Multiple sclerosis (MS) is a debilitating neurodegenerative autoimmune disease, affecting more than 350,000 people in the US and millions worldwide. Multiple sclerosis (MS) is a disease of the central nervous system (CNS) in which the neuron encapsulating myelin sheath is destroyed. Myelin has the dual role of insulating axons in order to permit rapid transmission of nerve impulses and shield axons from harm. Although the etiology of MS is poorly understood, it is now clear that both genetic and environmental factors are involved. The main destructive force in MS is caused through the activation of T cells, which initiate myelin degradation and the development of autoimmunity.
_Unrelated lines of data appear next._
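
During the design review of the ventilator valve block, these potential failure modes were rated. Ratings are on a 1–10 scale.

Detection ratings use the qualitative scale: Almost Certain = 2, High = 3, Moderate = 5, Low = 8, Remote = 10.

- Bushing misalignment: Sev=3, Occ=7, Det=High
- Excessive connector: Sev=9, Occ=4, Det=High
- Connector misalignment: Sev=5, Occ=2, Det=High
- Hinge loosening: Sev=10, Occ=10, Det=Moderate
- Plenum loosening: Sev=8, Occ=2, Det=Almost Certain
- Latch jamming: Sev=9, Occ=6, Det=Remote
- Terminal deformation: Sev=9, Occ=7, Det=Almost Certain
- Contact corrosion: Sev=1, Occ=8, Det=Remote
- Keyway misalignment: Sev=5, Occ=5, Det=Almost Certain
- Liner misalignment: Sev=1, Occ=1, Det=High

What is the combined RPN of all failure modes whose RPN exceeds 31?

1499

RPN = Severity × Occurrence × Detection:
  Bushing misalignment: 3 × 7 × 3 = 63
  Excessive connector: 9 × 4 × 3 = 108
  Connector misalignment: 5 × 2 × 3 = 30
  Hinge loosening: 10 × 10 × 5 = 500
  Plenum loosening: 8 × 2 × 2 = 32
  Latch jamming: 9 × 6 × 10 = 540
  Terminal deformation: 9 × 7 × 2 = 126
  Contact corrosion: 1 × 8 × 10 = 80
  Keyway misalignment: 5 × 5 × 2 = 50
  Liner misalignment: 1 × 1 × 3 = 3
RPN > 31: Bushing misalignment (63), Excessive connector (108), Hinge loosening (500), Plenum loosening (32), Latch jamming (540), Terminal deformation (126), Contact corrosion (80), Keyway misalignment (50).
Sum: 63 + 108 + 500 + 32 + 540 + 126 + 80 + 50 = 1499.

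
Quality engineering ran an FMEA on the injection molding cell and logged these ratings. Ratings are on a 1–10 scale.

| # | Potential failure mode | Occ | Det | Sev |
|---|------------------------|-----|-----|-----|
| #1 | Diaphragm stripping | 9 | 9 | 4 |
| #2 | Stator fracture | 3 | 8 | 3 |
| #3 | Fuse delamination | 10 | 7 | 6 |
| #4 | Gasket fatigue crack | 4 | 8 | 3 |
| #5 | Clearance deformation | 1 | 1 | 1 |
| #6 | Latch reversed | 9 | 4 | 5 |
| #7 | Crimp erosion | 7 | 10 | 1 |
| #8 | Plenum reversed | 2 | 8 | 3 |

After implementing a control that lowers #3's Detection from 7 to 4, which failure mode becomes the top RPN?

RPN = Severity × Occurrence × Detection:
  #1: 4 × 9 × 9 = 324
  #2: 3 × 3 × 8 = 72
  #3: 6 × 10 × 7 = 420
  #4: 3 × 4 × 8 = 96
  #5: 1 × 1 × 1 = 1
  #6: 5 × 9 × 4 = 180
  #7: 1 × 7 × 10 = 70
  #8: 3 × 2 × 8 = 48
After action: #3 → 6 × 10 × 4 = 240.
Revised RPNs: #1=324, #3=240, #6=180, #4=96, #2=72, #7=70, #8=48, #5=1.
Highest is now #1 (324).

#1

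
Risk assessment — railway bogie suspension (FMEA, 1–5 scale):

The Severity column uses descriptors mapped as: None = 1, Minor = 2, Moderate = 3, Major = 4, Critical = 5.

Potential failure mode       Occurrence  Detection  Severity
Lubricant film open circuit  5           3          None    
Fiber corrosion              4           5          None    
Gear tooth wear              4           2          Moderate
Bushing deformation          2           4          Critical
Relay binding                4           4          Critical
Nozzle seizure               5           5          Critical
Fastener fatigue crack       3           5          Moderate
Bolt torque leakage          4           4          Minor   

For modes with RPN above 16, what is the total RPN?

RPN = Severity × Occurrence × Detection:
  Lubricant film open circuit: 1 × 5 × 3 = 15
  Fiber corrosion: 1 × 4 × 5 = 20
  Gear tooth wear: 3 × 4 × 2 = 24
  Bushing deformation: 5 × 2 × 4 = 40
  Relay binding: 5 × 4 × 4 = 80
  Nozzle seizure: 5 × 5 × 5 = 125
  Fastener fatigue crack: 3 × 3 × 5 = 45
  Bolt torque leakage: 2 × 4 × 4 = 32
RPN > 16: Fiber corrosion (20), Gear tooth wear (24), Bushing deformation (40), Relay binding (80), Nozzle seizure (125), Fastener fatigue crack (45), Bolt torque leakage (32).
Sum: 20 + 24 + 40 + 80 + 125 + 45 + 32 = 366.

366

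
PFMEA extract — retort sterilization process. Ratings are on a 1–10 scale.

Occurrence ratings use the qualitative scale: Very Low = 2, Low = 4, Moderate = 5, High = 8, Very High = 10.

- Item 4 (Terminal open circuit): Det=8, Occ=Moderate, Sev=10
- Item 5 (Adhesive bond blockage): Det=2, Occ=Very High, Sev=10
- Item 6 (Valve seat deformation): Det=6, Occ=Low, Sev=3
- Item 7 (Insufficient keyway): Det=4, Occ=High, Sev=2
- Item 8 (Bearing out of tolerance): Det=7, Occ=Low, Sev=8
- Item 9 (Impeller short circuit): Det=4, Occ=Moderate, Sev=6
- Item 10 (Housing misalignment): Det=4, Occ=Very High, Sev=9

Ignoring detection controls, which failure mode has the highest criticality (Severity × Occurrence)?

Item 5

Criticality = Severity × Occurrence:
  Item 4: 10 × 5 = 50
  Item 5: 10 × 10 = 100
  Item 6: 3 × 4 = 12
  Item 7: 2 × 8 = 16
  Item 8: 8 × 4 = 32
  Item 9: 6 × 5 = 30
  Item 10: 9 × 10 = 90
Highest criticality is 100 → Item 5.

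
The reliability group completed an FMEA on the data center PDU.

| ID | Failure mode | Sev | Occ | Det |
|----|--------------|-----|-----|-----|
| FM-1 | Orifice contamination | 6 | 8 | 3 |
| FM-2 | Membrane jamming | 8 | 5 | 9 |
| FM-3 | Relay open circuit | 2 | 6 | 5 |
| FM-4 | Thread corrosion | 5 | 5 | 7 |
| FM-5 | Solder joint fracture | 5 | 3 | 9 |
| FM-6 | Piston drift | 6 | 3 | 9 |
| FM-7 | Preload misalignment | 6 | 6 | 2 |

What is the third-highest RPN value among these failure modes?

162

RPN = Severity × Occurrence × Detection:
  FM-1: 6 × 8 × 3 = 144
  FM-2: 8 × 5 × 9 = 360
  FM-3: 2 × 6 × 5 = 60
  FM-4: 5 × 5 × 7 = 175
  FM-5: 5 × 3 × 9 = 135
  FM-6: 6 × 3 × 9 = 162
  FM-7: 6 × 6 × 2 = 72
Sorted descending: 360, 175, 162, 144, 135, 72, 60.
The third-highest RPN is 162 (FM-6).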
Understanding the role of Myeloid cells during MS:
Beyond the known role of T cells, MS development involves multiple mediators and cell types, including microglia and recruited macrophages. Myeloid cells contribute to the inflammatory response by releasing inflammatory cytokines, degrading the surrounding tissues and removing debris. Progressive destruction of myelin and degradation of its component proteins further fuel the autoimmune response. In the laboratory, we are trying to decipher the function of myeloid cells during the MS. We particularly interested in the phagocytic and inflammatory role of myeloid cells. We believe that targeting myeloid cells in MS patients could beneficially affect MS progression.
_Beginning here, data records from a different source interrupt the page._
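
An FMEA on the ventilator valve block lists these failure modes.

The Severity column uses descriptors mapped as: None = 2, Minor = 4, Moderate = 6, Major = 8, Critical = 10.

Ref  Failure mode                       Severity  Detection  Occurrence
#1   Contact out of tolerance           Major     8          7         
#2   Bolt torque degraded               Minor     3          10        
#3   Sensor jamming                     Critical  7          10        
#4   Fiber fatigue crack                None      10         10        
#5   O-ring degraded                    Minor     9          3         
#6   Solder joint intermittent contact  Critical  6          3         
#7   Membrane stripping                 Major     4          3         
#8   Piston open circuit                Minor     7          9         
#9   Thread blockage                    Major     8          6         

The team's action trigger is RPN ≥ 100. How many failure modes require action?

8

RPN = Severity × Occurrence × Detection:
  #1: 8 × 7 × 8 = 448
  #2: 4 × 10 × 3 = 120
  #3: 10 × 10 × 7 = 700
  #4: 2 × 10 × 10 = 200
  #5: 4 × 3 × 9 = 108
  #6: 10 × 3 × 6 = 180
  #7: 8 × 3 × 4 = 96
  #8: 4 × 9 × 7 = 252
  #9: 8 × 6 × 8 = 384
Modes with RPN ≥ 100: #1 (448), #2 (120), #3 (700), #4 (200), #5 (108), #6 (180), #8 (252), #9 (384) → 8.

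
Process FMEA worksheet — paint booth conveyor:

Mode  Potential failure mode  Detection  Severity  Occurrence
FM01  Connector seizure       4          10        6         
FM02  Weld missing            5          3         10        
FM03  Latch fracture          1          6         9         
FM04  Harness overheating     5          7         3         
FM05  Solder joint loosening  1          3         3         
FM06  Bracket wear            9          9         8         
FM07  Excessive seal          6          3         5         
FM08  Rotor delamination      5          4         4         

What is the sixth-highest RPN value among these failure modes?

RPN = Severity × Occurrence × Detection:
  FM01: 10 × 6 × 4 = 240
  FM02: 3 × 10 × 5 = 150
  FM03: 6 × 9 × 1 = 54
  FM04: 7 × 3 × 5 = 105
  FM05: 3 × 3 × 1 = 9
  FM06: 9 × 8 × 9 = 648
  FM07: 3 × 5 × 6 = 90
  FM08: 4 × 4 × 5 = 80
Sorted descending: 648, 240, 150, 105, 90, 80, 54, 9.
The sixth-highest RPN is 80 (FM08).

80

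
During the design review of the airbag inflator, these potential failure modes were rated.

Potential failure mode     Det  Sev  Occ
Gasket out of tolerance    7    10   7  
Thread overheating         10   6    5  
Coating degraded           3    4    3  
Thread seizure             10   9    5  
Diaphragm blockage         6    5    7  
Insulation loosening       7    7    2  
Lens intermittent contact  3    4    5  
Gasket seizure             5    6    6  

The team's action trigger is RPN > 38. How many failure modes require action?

RPN = Severity × Occurrence × Detection:
  Gasket out of tolerance: 10 × 7 × 7 = 490
  Thread overheating: 6 × 5 × 10 = 300
  Coating degraded: 4 × 3 × 3 = 36
  Thread seizure: 9 × 5 × 10 = 450
  Diaphragm blockage: 5 × 7 × 6 = 210
  Insulation loosening: 7 × 2 × 7 = 98
  Lens intermittent contact: 4 × 5 × 3 = 60
  Gasket seizure: 6 × 6 × 5 = 180
Modes with RPN > 38: Gasket out of tolerance (490), Thread overheating (300), Thread seizure (450), Diaphragm blockage (210), Insulation loosening (98), Lens intermittent contact (60), Gasket seizure (180) → 7.

7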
Increase remyelination during MS:
Chronic demyelination is a major cause of neurodegeneration in MS. However, current approved therapies for MS are aimed at shutting down the immune response in the CNS and do not address the need for remyelination. Development of therapeutic agents that would promote remyelination and prevent irreversible changes associated with neuronal death is paramount to improving the quality of life of MS patients. The CNS contains oligodendrocyte precursor cells that have the potential to differentiate into mature oligodendrocytes and remyelinate denuded axons. Although oligodendrocyte precursor cells are efficiently recruited into MS lesions, the process of axons remyelination is impaired. In the laboratory we are trying to understand the mechanisms by which remyelination is impaired during MS. We are also screening potentials drugs to enhance remyelination.